Пракоп Лабань поднялся на ноги первым. Ему шёл уже седьмой десяток, но ходок из него и поныне был отменный — в Могилёвских лесах истоптал старик не одну тысячу километров. Вот и сейчас устал он, казалось, меньше других. Лабань аккуратно развесил на берёзовом суку отжатые портянки, нагнулся, голенищами вниз прислонил к стволу сапоги. Распрямился и увидел Смерть.
Что это именно Смерть, а не приблудившаяся невесть откуда старуха, Лабань понял сразу. Она стояла шагах в десяти поодаль. Долговязая, под два метра ростом, в чёрном, достающем до земли складчатом балахоне с закрывающим пол-лица капюшоном. Из-под капюшона щерился на проводника редкозубый оскал.
Секунду они смотрели друг на друга — старик и Смерть. Затем Лабань на нетвёрдых ногах сделал шаг, другой. Встал, поклонился в пояс, потом выпрямился.

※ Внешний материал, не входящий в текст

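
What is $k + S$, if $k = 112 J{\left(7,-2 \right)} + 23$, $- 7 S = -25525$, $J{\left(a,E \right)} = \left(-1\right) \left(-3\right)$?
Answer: $\frac{28038}{7} \approx 4005.4$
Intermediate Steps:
$J{\left(a,E \right)} = 3$
$S = \frac{25525}{7}$ ($S = \left(- \frac{1}{7}\right) \left(-25525\right) = \frac{25525}{7} \approx 3646.4$)
$k = 359$ ($k = 112 \cdot 3 + 23 = 336 + 23 = 359$)
$k + S = 359 + \frac{25525}{7} = \frac{28038}{7}$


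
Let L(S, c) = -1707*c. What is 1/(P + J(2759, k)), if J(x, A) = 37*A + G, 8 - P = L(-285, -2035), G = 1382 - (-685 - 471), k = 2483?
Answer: -1/3379328 ≈ -2.9592e-7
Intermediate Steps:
G = 2538 (G = 1382 - 1*(-1156) = 1382 + 1156 = 2538)
P = -3473737 (P = 8 - (-1707)*(-2035) = 8 - 1*3473745 = 8 - 3473745 = -3473737)
J(x, A) = 2538 + 37*A (J(x, A) = 37*A + 2538 = 2538 + 37*A)
1/(P + J(2759, k)) = 1/(-3473737 + (2538 + 37*2483)) = 1/(-3473737 + (2538 + 91871)) = 1/(-3473737 + 94409) = 1/(-3379328) = -1/3379328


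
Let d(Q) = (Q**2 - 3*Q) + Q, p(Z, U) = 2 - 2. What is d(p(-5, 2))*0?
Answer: 0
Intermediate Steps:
p(Z, U) = 0
d(Q) = Q**2 - 2*Q
d(p(-5, 2))*0 = (0*(-2 + 0))*0 = (0*(-2))*0 = 0*0 = 0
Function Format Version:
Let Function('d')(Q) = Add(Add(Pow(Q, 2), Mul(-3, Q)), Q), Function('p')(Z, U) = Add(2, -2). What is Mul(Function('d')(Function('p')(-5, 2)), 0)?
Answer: 0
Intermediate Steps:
Function('p')(Z, U) = 0
Function('d')(Q) = Add(Pow(Q, 2), Mul(-2, Q))
Mul(Function('d')(Function('p')(-5, 2)), 0) = Mul(Mul(0, Add(-2, 0)), 0) = Mul(Mul(0, -2), 0) = Mul(0, 0) = 0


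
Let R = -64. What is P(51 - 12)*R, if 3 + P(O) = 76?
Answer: -4672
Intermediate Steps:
P(O) = 73 (P(O) = -3 + 76 = 73)
P(51 - 12)*R = 73*(-64) = -4672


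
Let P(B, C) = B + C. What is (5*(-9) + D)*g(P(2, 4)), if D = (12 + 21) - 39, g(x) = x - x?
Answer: 0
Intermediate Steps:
g(x) = 0
D = -6 (D = 33 - 39 = -6)
(5*(-9) + D)*g(P(2, 4)) = (5*(-9) - 6)*0 = (-45 - 6)*0 = -51*0 = 0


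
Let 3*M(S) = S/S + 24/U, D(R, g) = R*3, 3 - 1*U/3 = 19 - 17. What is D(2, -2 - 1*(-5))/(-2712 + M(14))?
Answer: -2/903 ≈ -0.0022148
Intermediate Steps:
U = 3 (U = 9 - 3*(19 - 17) = 9 - 3*2 = 9 - 6 = 3)
D(R, g) = 3*R
M(S) = 3 (M(S) = (S/S + 24/3)/3 = (1 + 24*(⅓))/3 = (1 + 8)/3 = (⅓)*9 = 3)
D(2, -2 - 1*(-5))/(-2712 + M(14)) = (3*2)/(-2712 + 3) = 6/(-2709) = 6*(-1/2709) = -2/903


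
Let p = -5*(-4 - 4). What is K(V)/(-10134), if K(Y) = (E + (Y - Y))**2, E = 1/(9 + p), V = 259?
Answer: -1/24331734 ≈ -4.1099e-8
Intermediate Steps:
p = 40 (p = -5*(-8) = 40)
E = 1/49 (E = 1/(9 + 40) = 1/49 ≈ 0.020408)
K(Y) = 1/2401 (K(Y) = (1/49 + (Y - Y))**2 = (1/49 + 0)**2 = (1/49)**2 = 1/2401)
K(V)/(-10134) = (1/2401)/(-10134) = (1/2401)*(-1/10134) = -1/24331734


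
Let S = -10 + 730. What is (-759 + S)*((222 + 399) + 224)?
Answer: -32955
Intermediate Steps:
S = 720
(-759 + S)*((222 + 399) + 224) = (-759 + 720)*((222 + 399) + 224) = -39*(621 + 224) = -39*845 = -32955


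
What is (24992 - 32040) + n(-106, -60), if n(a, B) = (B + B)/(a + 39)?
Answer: -472096/67 ≈ -7046.2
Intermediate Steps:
n(a, B) = 2*B/(39 + a) (n(a, B) = (2*B)/(39 + a) = 2*B/(39 + a))
(24992 - 32040) + n(-106, -60) = (24992 - 32040) + 2*(-60)/(39 - 106) = -7048 + 2*(-60)/(-67) = -7048 + 2*(-60)*(-1/67) = -7048 + 120/67 = -472096/67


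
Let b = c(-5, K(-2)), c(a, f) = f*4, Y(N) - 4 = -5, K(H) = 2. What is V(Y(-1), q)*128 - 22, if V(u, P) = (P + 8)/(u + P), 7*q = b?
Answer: 8170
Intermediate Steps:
Y(N) = -1 (Y(N) = 4 - 5 = -1)
c(a, f) = 4*f
b = 8 (b = 4*2 = 8)
q = 8/7 (q = (⅐)*8 = 8/7 ≈ 1.1429)
V(u, P) = (8 + P)/(P + u)
V(Y(-1), q)*128 - 22 = ((8 + 8/7)/(8/7 - 1))*128 - 22 = ((64/7)/(⅐))*128 - 22 = (7*(64/7))*128 - 22 = 64*128 - 22 = 8192 - 22 = 8170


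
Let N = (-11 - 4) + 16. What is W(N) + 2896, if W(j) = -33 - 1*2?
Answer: 2861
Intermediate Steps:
N = 1 (N = -15 + 16 = 1)
W(j) = -35 (W(j) = -33 - 2 = -35)
W(N) + 2896 = -35 + 2896 = 2861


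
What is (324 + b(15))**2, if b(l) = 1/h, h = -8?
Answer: 6713281/64 ≈ 1.0490e+5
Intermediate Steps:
b(l) = -1/8 (b(l) = 1/(-8) = -1/8)
(324 + b(15))**2 = (324 - 1/8)**2 = (2591/8)**2 = 6713281/64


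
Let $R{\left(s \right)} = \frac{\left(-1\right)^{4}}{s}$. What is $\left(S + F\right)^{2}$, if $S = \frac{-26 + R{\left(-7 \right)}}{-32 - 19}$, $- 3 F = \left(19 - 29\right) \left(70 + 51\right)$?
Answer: $\frac{20785853929}{127449} \approx 1.6309 \cdot 10^{5}$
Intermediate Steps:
$F = \frac{1210}{3}$ ($F = - \frac{\left(19 - 29\right) \left(70 + 51\right)}{3} = - \frac{\left(-10\right) 121}{3} = \left(- \frac{1}{3}\right) \left(-1210\right) = \frac{1210}{3} \approx 403.33$)
$R{\left(s \right)} = \frac{1}{s}$ ($R{\left(s \right)} = 1 \frac{1}{s} = \frac{1}{s}$)
$S = \frac{61}{119}$ ($S = \frac{-26 + \frac{1}{-7}}{-32 - 19} = \frac{-26 - \frac{1}{7}}{-51} = \left(- \frac{183}{7}\right) \left(- \frac{1}{51}\right) = \frac{61}{119} \approx 0.5126$)
$\left(S + F\right)^{2} = \left(\frac{61}{119} + \frac{1210}{3}\right)^{2} = \left(\frac{144173}{357}\right)^{2} = \frac{20785853929}{127449}$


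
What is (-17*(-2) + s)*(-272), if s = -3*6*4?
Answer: 10336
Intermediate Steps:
s = -72 (s = -18*4 = -72)
(-17*(-2) + s)*(-272) = (-17*(-2) - 72)*(-272) = (34 - 72)*(-272) = -38*(-272) = 10336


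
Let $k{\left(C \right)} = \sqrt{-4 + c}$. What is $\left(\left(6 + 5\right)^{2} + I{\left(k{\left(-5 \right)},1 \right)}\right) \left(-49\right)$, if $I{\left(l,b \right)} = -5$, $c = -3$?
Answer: $-5684$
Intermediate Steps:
$k{\left(C \right)} = i \sqrt{7}$ ($k{\left(C \right)} = \sqrt{-4 - 3} = \sqrt{-7} = i \sqrt{7}$)
$\left(\left(6 + 5\right)^{2} + I{\left(k{\left(-5 \right)},1 \right)}\right) \left(-49\right) = \left(\left(6 + 5\right)^{2} - 5\right) \left(-49\right) = \left(11^{2} - 5\right) \left(-49\right) = \left(121 - 5\right) \left(-49\right) = 116 \left(-49\right) = -5684$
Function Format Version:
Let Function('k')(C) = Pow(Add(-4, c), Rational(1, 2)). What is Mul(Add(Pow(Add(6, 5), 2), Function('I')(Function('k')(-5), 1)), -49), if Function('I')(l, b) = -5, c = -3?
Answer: -5684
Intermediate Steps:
Function('k')(C) = Mul(I, Pow(7, Rational(1, 2))) (Function('k')(C) = Pow(Add(-4, -3), Rational(1, 2)) = Pow(-7, Rational(1, 2)) = Mul(I, Pow(7, Rational(1, 2))))
Mul(Add(Pow(Add(6, 5), 2), Function('I')(Function('k')(-5), 1)), -49) = Mul(Add(Pow(Add(6, 5), 2), -5), -49) = Mul(Add(Pow(11, 2), -5), -49) = Mul(Add(121, -5), -49) = Mul(116, -49) = -5684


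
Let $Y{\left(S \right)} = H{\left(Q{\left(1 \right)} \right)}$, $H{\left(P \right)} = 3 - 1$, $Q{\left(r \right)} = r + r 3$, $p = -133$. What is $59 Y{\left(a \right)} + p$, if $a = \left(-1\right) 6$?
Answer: $-15$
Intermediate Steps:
$a = -6$
$Q{\left(r \right)} = 4 r$ ($Q{\left(r \right)} = r + 3 r = 4 r$)
$H{\left(P \right)} = 2$
$Y{\left(S \right)} = 2$
$59 Y{\left(a \right)} + p = 59 \cdot 2 - 133 = 118 - 133 = -15$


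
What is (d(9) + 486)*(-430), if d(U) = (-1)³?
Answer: -208550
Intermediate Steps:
d(U) = -1
(d(9) + 486)*(-430) = (-1 + 486)*(-430) = 485*(-430) = -208550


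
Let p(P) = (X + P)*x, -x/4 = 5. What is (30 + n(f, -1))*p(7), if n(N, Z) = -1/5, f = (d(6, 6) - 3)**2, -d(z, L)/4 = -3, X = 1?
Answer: -4768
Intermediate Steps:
x = -20 (x = -4*5 = -20)
d(z, L) = 12 (d(z, L) = -4*(-3) = 12)
f = 81 (f = (12 - 3)**2 = 9**2 = 81)
n(N, Z) = -1/5 (n(N, Z) = -1*1/5 = -1/5)
p(P) = -20 - 20*P (p(P) = (1 + P)*(-20) = -20 - 20*P)
(30 + n(f, -1))*p(7) = (30 - 1/5)*(-20 - 20*7) = 149*(-20 - 140)/5 = (149/5)*(-160) = -4768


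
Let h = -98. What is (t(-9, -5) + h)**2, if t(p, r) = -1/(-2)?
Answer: 38025/4 ≈ 9506.3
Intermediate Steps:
t(p, r) = 1/2 (t(p, r) = -1*(-1/2) = 1/2)
(t(-9, -5) + h)**2 = (1/2 - 98)**2 = (-195/2)**2 = 38025/4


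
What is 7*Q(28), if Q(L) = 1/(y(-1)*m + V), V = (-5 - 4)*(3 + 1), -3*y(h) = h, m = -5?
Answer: -21/113 ≈ -0.18584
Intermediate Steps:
y(h) = -h/3
V = -36 (V = -9*4 = -36)
Q(L) = -3/113 (Q(L) = 1/(-1/3*(-1)*(-5) - 36) = 1/((1/3)*(-5) - 36) = 1/(-5/3 - 36) = 1/(-113/3) = -3/113)
7*Q(28) = 7*(-3/113) = -21/113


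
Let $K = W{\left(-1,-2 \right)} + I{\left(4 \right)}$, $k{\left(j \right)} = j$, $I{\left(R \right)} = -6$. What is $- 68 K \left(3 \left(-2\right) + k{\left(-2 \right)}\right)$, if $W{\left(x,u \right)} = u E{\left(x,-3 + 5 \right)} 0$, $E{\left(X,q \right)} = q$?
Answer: $-3264$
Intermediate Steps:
$W{\left(x,u \right)} = 0$ ($W{\left(x,u \right)} = u \left(-3 + 5\right) 0 = u 2 \cdot 0 = 2 u 0 = 0$)
$K = -6$ ($K = 0 - 6 = -6$)
$- 68 K \left(3 \left(-2\right) + k{\left(-2 \right)}\right) = \left(-68\right) \left(-6\right) \left(3 \left(-2\right) - 2\right) = 408 \left(-6 - 2\right) = 408 \left(-8\right) = -3264$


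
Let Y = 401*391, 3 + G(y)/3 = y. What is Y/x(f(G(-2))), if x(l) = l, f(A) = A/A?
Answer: 156791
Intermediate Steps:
G(y) = -9 + 3*y
f(A) = 1
Y = 156791
Y/x(f(G(-2))) = 156791/1 = 156791*1 = 156791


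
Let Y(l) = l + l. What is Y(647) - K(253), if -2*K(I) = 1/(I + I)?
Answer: 1309529/1012 ≈ 1294.0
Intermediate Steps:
K(I) = -1/(4*I) (K(I) = -1/(2*(I + I)) = -1/(2*I)/2 = -1/(4*I))
Y(l) = 2*l
Y(647) - K(253) = 2*647 - (-1)/(4*253) = 1294 - (-1)/(4*253) = 1294 - 1*(-1/1012) = 1294 + 1/1012 = 1309529/1012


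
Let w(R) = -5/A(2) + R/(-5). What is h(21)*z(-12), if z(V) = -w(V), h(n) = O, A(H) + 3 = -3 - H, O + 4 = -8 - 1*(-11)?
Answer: 121/40 ≈ 3.0250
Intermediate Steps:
O = -1 (O = -4 + (-8 - 1*(-11)) = -4 + (-8 + 11) = -4 + 3 = -1)
A(H) = -6 - H (A(H) = -3 + (-3 - H) = -6 - H)
h(n) = -1
w(R) = 5/8 - R/5 (w(R) = -5/(-6 - 1*2) + R/(-5) = -5/(-6 - 2) + R*(-⅕) = -5/(-8) - R/5 = -5*(-⅛) - R/5 = 5/8 - R/5)
z(V) = -5/8 + V/5 (z(V) = -(5/8 - V/5) = -5/8 + V/5)
h(21)*z(-12) = -(-5/8 + (⅕)*(-12)) = -(-5/8 - 12/5) = -1*(-121/40) = 121/40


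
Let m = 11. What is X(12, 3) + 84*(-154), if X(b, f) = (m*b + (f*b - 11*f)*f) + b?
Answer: -12783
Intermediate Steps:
X(b, f) = 12*b + f*(-11*f + b*f) (X(b, f) = (11*b + (f*b - 11*f)*f) + b = (11*b + (b*f - 11*f)*f) + b = (11*b + (-11*f + b*f)*f) + b = (11*b + f*(-11*f + b*f)) + b = 12*b + f*(-11*f + b*f))
X(12, 3) + 84*(-154) = (-11*3² + 12*12 + 12*3²) + 84*(-154) = (-11*9 + 144 + 12*9) - 12936 = (-99 + 144 + 108) - 12936 = 153 - 12936 = -12783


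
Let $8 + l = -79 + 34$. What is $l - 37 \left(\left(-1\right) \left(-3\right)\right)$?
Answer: $-164$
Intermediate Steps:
$l = -53$ ($l = -8 + \left(-79 + 34\right) = -8 - 45 = -53$)
$l - 37 \left(\left(-1\right) \left(-3\right)\right) = -53 - 37 \left(\left(-1\right) \left(-3\right)\right) = -53 - 111 = -164$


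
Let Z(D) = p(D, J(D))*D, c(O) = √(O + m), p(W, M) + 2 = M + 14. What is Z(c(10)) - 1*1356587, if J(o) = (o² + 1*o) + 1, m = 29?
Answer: -1356548 + 52*√39 ≈ -1.3562e+6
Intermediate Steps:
J(o) = 1 + o + o² (J(o) = (o² + o) + 1 = (o + o²) + 1 = 1 + o + o²)
p(W, M) = 12 + M (p(W, M) = -2 + (M + 14) = -2 + (14 + M) = 12 + M)
c(O) = √(29 + O) (c(O) = √(O + 29) = √(29 + O))
Z(D) = D*(13 + D + D²) (Z(D) = (12 + (1 + D + D²))*D = (13 + D + D²)*D = D*(13 + D + D²))
Z(c(10)) - 1*1356587 = √(29 + 10)*(13 + √(29 + 10) + (√(29 + 10))²) - 1*1356587 = √39*(13 + √39 + (√39)²) - 1356587 = √39*(13 + √39 + 39) - 1356587 = √39*(52 + √39) - 1356587 = -1356587 + √39*(52 + √39)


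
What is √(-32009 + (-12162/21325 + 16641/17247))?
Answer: 2*I*√4810934567987073509/24519485 ≈ 178.91*I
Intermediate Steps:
√(-32009 + (-12162/21325 + 16641/17247)) = √(-32009 + (-12162*1/21325 + 16641*(1/17247))) = √(-32009 + (-12162/21325 + 5547/5749)) = √(-32009 + 48370437/122597425) = √(-3924172606388/122597425) = 2*I*√4810934567987073509/24519485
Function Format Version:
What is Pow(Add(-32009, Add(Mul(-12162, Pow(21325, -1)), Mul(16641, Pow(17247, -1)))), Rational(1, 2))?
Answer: Mul(Rational(2, 24519485), I, Pow(4810934567987073509, Rational(1, 2))) ≈ Mul(178.91, I)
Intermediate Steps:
Pow(Add(-32009, Add(Mul(-12162, Pow(21325, -1)), Mul(16641, Pow(17247, -1)))), Rational(1, 2)) = Pow(Add(-32009, Add(Mul(-12162, Rational(1, 21325)), Mul(16641, Rational(1, 17247)))), Rational(1, 2)) = Pow(Add(-32009, Add(Rational(-12162, 21325), Rational(5547, 5749))), Rational(1, 2)) = Pow(Add(-32009, Rational(48370437, 122597425)), Rational(1, 2)) = Pow(Rational(-3924172606388, 122597425), Rational(1, 2)) = Mul(Rational(2, 24519485), I, Pow(4810934567987073509, Rational(1, 2)))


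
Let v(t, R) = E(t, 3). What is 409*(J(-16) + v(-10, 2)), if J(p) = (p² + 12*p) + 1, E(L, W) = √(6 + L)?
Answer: 26585 + 818*I ≈ 26585.0 + 818.0*I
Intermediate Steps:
v(t, R) = √(6 + t)
J(p) = 1 + p² + 12*p
409*(J(-16) + v(-10, 2)) = 409*((1 + (-16)² + 12*(-16)) + √(6 - 10)) = 409*((1 + 256 - 192) + √(-4)) = 409*(65 + 2*I) = 26585 + 818*I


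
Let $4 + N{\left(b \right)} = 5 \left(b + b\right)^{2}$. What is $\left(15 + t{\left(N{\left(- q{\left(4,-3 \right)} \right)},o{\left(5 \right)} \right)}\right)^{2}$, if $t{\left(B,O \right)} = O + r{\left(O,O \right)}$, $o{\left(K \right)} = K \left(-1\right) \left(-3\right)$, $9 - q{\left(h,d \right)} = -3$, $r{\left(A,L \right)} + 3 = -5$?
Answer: $484$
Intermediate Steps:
$r{\left(A,L \right)} = -8$ ($r{\left(A,L \right)} = -3 - 5 = -8$)
$q{\left(h,d \right)} = 12$ ($q{\left(h,d \right)} = 9 - -3 = 9 + 3 = 12$)
$N{\left(b \right)} = -4 + 20 b^{2}$ ($N{\left(b \right)} = -4 + 5 \left(b + b\right)^{2} = -4 + 5 \left(2 b\right)^{2} = -4 + 5 \cdot 4 b^{2} = -4 + 20 b^{2}$)
$o{\left(K \right)} = 3 K$ ($o{\left(K \right)} = - K \left(-3\right) = 3 K$)
$t{\left(B,O \right)} = -8 + O$ ($t{\left(B,O \right)} = O - 8 = -8 + O$)
$\left(15 + t{\left(N{\left(- q{\left(4,-3 \right)} \right)},o{\left(5 \right)} \right)}\right)^{2} = \left(15 + \left(-8 + 3 \cdot 5\right)\right)^{2} = \left(15 + \left(-8 + 15\right)\right)^{2} = \left(15 + 7\right)^{2} = 22^{2} = 484$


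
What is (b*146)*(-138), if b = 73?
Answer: -1470804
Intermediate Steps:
(b*146)*(-138) = (73*146)*(-138) = 10658*(-138) = -1470804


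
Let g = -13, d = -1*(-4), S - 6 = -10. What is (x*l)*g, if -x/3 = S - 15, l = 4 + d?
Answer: -5928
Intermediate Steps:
S = -4 (S = 6 - 10 = -4)
d = 4
l = 8 (l = 4 + 4 = 8)
x = 57 (x = -3*(-4 - 15) = -3*(-19) = 57)
(x*l)*g = (57*8)*(-13) = 456*(-13) = -5928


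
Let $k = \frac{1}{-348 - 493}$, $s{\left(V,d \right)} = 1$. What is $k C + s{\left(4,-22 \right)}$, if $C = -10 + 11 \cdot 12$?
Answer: $\frac{719}{841} \approx 0.85493$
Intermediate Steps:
$C = 122$ ($C = -10 + 132 = 122$)
$k = - \frac{1}{841}$ ($k = \frac{1}{-841} = - \frac{1}{841} \approx -0.0011891$)
$k C + s{\left(4,-22 \right)} = \left(- \frac{1}{841}\right) 122 + 1 = - \frac{122}{841} + 1 = \frac{719}{841}$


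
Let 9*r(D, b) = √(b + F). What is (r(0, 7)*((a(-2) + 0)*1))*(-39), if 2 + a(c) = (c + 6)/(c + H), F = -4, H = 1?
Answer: 26*√3 ≈ 45.033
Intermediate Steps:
r(D, b) = √(-4 + b)/9 (r(D, b) = √(b - 4)/9 = √(-4 + b)/9)
a(c) = -2 + (6 + c)/(1 + c) (a(c) = -2 + (c + 6)/(c + 1) = -2 + (6 + c)/(1 + c))
(r(0, 7)*((a(-2) + 0)*1))*(-39) = ((√(-4 + 7)/9)*(((4 - 1*(-2))/(1 - 2) + 0)*1))*(-39) = ((√3/9)*(((4 + 2)/(-1) + 0)*1))*(-39) = ((√3/9)*((-1*6 + 0)*1))*(-39) = ((√3/9)*((-6 + 0)*1))*(-39) = ((√3/9)*(-6*1))*(-39) = ((√3/9)*(-6))*(-39) = -2*√3/3*(-39) = 26*√3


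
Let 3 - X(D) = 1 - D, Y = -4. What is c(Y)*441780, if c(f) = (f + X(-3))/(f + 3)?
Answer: 2208900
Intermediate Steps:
X(D) = 2 + D (X(D) = 3 - (1 - D) = 3 + (-1 + D) = 2 + D)
c(f) = (-1 + f)/(3 + f) (c(f) = (f + (2 - 3))/(f + 3) = (f - 1)/(3 + f) = (-1 + f)/(3 + f))
c(Y)*441780 = ((-1 - 4)/(3 - 4))*441780 = (-5/(-1))*441780 = -1*(-5)*441780 = 5*441780 = 2208900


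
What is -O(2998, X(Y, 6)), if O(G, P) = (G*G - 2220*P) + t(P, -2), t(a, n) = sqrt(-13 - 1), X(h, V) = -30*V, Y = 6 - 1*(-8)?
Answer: -9387604 - I*sqrt(14) ≈ -9.3876e+6 - 3.7417*I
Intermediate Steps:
Y = 14 (Y = 6 + 8 = 14)
t(a, n) = I*sqrt(14) (t(a, n) = sqrt(-14) = I*sqrt(14))
O(G, P) = G**2 - 2220*P + I*sqrt(14) (O(G, P) = (G*G - 2220*P) + I*sqrt(14) = (G**2 - 2220*P) + I*sqrt(14) = G**2 - 2220*P + I*sqrt(14))
-O(2998, X(Y, 6)) = -(2998**2 - (-66600)*6 + I*sqrt(14)) = -(8988004 - 2220*(-180) + I*sqrt(14)) = -(8988004 + 399600 + I*sqrt(14)) = -(9387604 + I*sqrt(14)) = -9387604 - I*sqrt(14)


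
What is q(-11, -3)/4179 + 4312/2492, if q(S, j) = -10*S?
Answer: 653356/371931 ≈ 1.7567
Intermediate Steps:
q(-11, -3)/4179 + 4312/2492 = -10*(-11)/4179 + 4312/2492 = 110*(1/4179) + 4312*(1/2492) = 110/4179 + 154/89 = 653356/371931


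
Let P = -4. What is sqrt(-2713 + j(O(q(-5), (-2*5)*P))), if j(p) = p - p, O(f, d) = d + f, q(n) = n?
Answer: I*sqrt(2713) ≈ 52.086*I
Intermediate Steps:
j(p) = 0
sqrt(-2713 + j(O(q(-5), (-2*5)*P))) = sqrt(-2713 + 0) = sqrt(-2713) = I*sqrt(2713)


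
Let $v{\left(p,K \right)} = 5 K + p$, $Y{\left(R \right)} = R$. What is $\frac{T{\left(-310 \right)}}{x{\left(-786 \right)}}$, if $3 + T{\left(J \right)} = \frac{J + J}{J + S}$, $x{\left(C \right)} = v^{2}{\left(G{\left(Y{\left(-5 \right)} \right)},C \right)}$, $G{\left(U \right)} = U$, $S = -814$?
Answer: $- \frac{688}{4351067225} \approx -1.5812 \cdot 10^{-7}$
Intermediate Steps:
$v{\left(p,K \right)} = p + 5 K$
$x{\left(C \right)} = \left(-5 + 5 C\right)^{2}$
$T{\left(J \right)} = -3 + \frac{2 J}{-814 + J}$ ($T{\left(J \right)} = -3 + \frac{J + J}{J - 814} = -3 + \frac{2 J}{-814 + J}$)
$\frac{T{\left(-310 \right)}}{x{\left(-786 \right)}} = \frac{\frac{1}{-814 - 310} \left(2442 - -310\right)}{25 \left(-1 - 786\right)^{2}} = \frac{\frac{1}{-1124} \left(2442 + 310\right)}{25 \left(-787\right)^{2}} = \frac{\left(- \frac{1}{1124}\right) 2752}{25 \cdot 619369} = - \frac{688}{281 \cdot 15484225} = \left(- \frac{688}{281}\right) \frac{1}{15484225} = - \frac{688}{4351067225}$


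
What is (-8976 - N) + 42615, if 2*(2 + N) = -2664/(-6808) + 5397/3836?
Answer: 847999663/25208 ≈ 33640.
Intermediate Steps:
N = -27751/25208 (N = -2 + (-2664/(-6808) + 5397/3836)/2 = -2 + (-2664*(-1/6808) + 5397*(1/3836))/2 = -2 + (9/23 + 771/548)/2 = -2 + (1/2)*(22665/12604) = -2 + 22665/25208 = -27751/25208 ≈ -1.1009)
(-8976 - N) + 42615 = (-8976 - 1*(-27751/25208)) + 42615 = (-8976 + 27751/25208) + 42615 = -226239257/25208 + 42615 = 847999663/25208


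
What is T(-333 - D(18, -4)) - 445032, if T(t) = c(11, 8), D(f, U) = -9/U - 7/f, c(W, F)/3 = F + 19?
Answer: -444951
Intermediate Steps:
c(W, F) = 57 + 3*F (c(W, F) = 3*(F + 19) = 3*(19 + F) = 57 + 3*F)
T(t) = 81 (T(t) = 57 + 3*8 = 57 + 24 = 81)
T(-333 - D(18, -4)) - 445032 = 81 - 445032 = -444951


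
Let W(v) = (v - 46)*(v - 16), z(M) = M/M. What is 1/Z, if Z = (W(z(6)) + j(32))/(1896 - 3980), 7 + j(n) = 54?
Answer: -1042/361 ≈ -2.8864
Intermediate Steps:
z(M) = 1
j(n) = 47 (j(n) = -7 + 54 = 47)
W(v) = (-46 + v)*(-16 + v)
Z = -361/1042 (Z = ((736 + 1**2 - 62*1) + 47)/(1896 - 3980) = ((736 + 1 - 62) + 47)/(-2084) = (675 + 47)*(-1/2084) = 722*(-1/2084) = -361/1042 ≈ -0.34645)
1/Z = 1/(-361/1042) = -1042/361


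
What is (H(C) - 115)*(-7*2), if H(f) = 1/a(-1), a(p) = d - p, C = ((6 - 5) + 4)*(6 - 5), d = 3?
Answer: 3213/2 ≈ 1606.5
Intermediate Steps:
C = 5 (C = (1 + 4)*1 = 5*1 = 5)
a(p) = 3 - p
H(f) = 1/4 (H(f) = 1/(3 - 1*(-1)) = 1/(3 + 1) = 1/4)
(H(C) - 115)*(-7*2) = (1/4 - 115)*(-7*2) = -459/4*(-14) = 3213/2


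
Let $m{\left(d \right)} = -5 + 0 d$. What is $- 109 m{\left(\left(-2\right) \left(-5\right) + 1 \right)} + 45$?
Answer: $590$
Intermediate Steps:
$m{\left(d \right)} = -5$ ($m{\left(d \right)} = -5 + 0 = -5$)
$- 109 m{\left(\left(-2\right) \left(-5\right) + 1 \right)} + 45 = \left(-109\right) \left(-5\right) + 45 = 545 + 45 = 590$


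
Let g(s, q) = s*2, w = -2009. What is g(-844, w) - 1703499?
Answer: -1705187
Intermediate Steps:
g(s, q) = 2*s
g(-844, w) - 1703499 = 2*(-844) - 1703499 = -1688 - 1703499 = -1705187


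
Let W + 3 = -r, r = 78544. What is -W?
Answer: 78547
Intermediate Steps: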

— За мной? — спросил он негромко.
Смерть качнулась, переступив с ноги на ногу, и не ответила. За спиной старика утробно ахнул подрывник Миронов. Скороговоркой заматерился Бабич, истошно взвизгнула Янка.
— Тихо! — не оборачиваясь, вскинул руку проводник. Мат и визг за спиной оборвались. — За кем пожаловала? — глядя под обрез капюшона, спокойно спросил Лабань.
Смерть вновь не ответила.
Докучаев, набычившись, медленно двинулся вперёд. Поравнялся со стариком, встал, плечо к плечу, рядом. Кто такая, настойчиво бил в виски грубый голос изнутри. Спроси, кто такая. Докучаев молчал, он не мог выдавить из себя вопрос. Кто такая, он понял — понял, несмотря на привитое с детства неверие, несмотря на членство в партии, несмотря ни на что.
— За кем пришла, падла?! — истерично заорал сзади Бабич. — За кем, твою мать, пришла, спрашиваю?